CHAPTER IV.
Chapitre 6 : CHAPITRE IV.
CHAPITRE IV.
Eh bien, trois ou quatre mois s’écoulèrent, et nous étions déjà bien en plein hiver. J’avais été à l’école presque tout le temps, et je savais épeler, lire et écrire un tout petit peu, et je pouvais réciter la table de multiplication jusqu’à six fois sept font trente-cinq, et je ne crois pas que j’aurais pu aller plus loin que ça même si j’avais vécu éternellement. De toute façon, je ne donne aucune valeur aux mathématiques.
Au début, je détestais l’école, mais petit à petit j’ai fini par la supporter.
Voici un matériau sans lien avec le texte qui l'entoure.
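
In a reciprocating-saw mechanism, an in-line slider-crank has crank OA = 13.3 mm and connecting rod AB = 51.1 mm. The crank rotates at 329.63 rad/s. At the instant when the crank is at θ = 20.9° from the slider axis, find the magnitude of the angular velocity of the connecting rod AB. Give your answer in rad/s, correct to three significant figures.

ω = 329.6 rad/s
The rod makes angle φ with the slider axis where L sinφ = r sinθ; differentiating, L cosφ·φ̇ = r ω cosθ.
L cosφ = √(L² − r² sin²θ) = 0.050879 m.
|ω_rod| = r ω |cosθ| / √(L² − r² sin²θ) = 0.0133·329.6·0.93420/0.050879 = 80.497 rad/s.

80.5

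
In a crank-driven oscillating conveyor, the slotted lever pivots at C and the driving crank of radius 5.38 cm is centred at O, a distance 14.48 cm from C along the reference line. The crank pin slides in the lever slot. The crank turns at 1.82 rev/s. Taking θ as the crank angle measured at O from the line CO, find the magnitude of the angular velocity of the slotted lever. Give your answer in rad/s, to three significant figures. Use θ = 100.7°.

0.790

ω = 11.44 rad/s (from 1.82 rev/s).
Crank pin A relative to C: A = (d + r cosθ, r sinθ); lever angle φ = atan2(r sinθ, d + r cosθ).
Differentiating tanφ: φ̇ = rω(d cosθ + r)/(d² + r² + 2dr cosθ).
d² + r² + 2dr cosθ = |CA|² = 0.0209687 m²;  d cosθ + r = +0.026915 m.
|ω_lever| = |0.0538·11.44·+0.026915| / 0.0209687 = 0.7897 rad/s.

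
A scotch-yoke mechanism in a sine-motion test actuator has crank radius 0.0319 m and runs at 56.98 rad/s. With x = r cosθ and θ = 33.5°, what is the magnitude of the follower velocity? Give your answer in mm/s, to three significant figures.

1000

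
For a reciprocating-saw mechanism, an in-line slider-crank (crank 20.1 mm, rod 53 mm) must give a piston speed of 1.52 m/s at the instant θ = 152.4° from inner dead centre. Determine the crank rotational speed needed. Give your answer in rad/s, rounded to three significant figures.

248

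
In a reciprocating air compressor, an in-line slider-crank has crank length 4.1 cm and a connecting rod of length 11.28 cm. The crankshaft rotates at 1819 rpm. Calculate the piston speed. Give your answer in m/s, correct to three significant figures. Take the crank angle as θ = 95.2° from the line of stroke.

7.50

ω = 2π·1819/60 = 190.5 rad/s
For an in-line slider-crank, x = r cosθ + √(L² − r² sin²θ), so v = −rω sinθ·[1 + r cosθ/√(L² − r² sin²θ)].
With r = 0.041 m, L = 0.1128 m, θ = 95.2°: √(L² − r² sin²θ) = 0.10515 m.
v = −0.041·190.5·0.99588·[1 + 0.041·-0.09063/0.10515] = -7.5029 m/s.
|v| = 7.5029 m/s.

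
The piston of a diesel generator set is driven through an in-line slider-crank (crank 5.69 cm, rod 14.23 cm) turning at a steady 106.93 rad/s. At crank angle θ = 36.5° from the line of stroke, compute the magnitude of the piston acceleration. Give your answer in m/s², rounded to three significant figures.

612

ω = 106.9 rad/s
x(θ) = r cosθ + √(L² − r² sin²θ); with ω constant, a = ω²·d²x/dθ².
d²x/dθ² = −r cosθ − r²(cos2θ)/√u − r⁴ sin²2θ/(4u^{3/2}),  u = L² − r² sin²θ = 0.0191038 m².
Substituting r = 0.0569 m, L = 0.1423 m, θ = 36.5°: d²x/dθ² = -0.053496 m.
a = ω²·d²x/dθ² = (106.9)²·(-0.053496) = -611.67 m/s²;  |a| = 611.67 m/s².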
Chaque fois que j’étais extrêmement fatigué, je faisais l’école buissonnière, et la raclée que je recevais le lendemain me faisait du bien et me remontait le moral. Ainsi, plus j’allais à l’école, plus c’était facile. Je m’habituai aussi un peu aux manières de la veuve, et elles n’étaient plus si irritantes pour moi. Vivre dans une maison et dormir dans un lit m’était plutôt contraignant la plupart du temps, mais avant le froid, je glissais dehors et dormais dans les bois parfois, et ça me reposait. J’aimais mieux les anciennes habitudes, mais je commençais à aimer aussi un peu les nouvelles. La veuve disait que j’avançais lentement mais sûrement, et de façon très satisfaisante. Elle disait qu’elle n’avait pas honte de moi.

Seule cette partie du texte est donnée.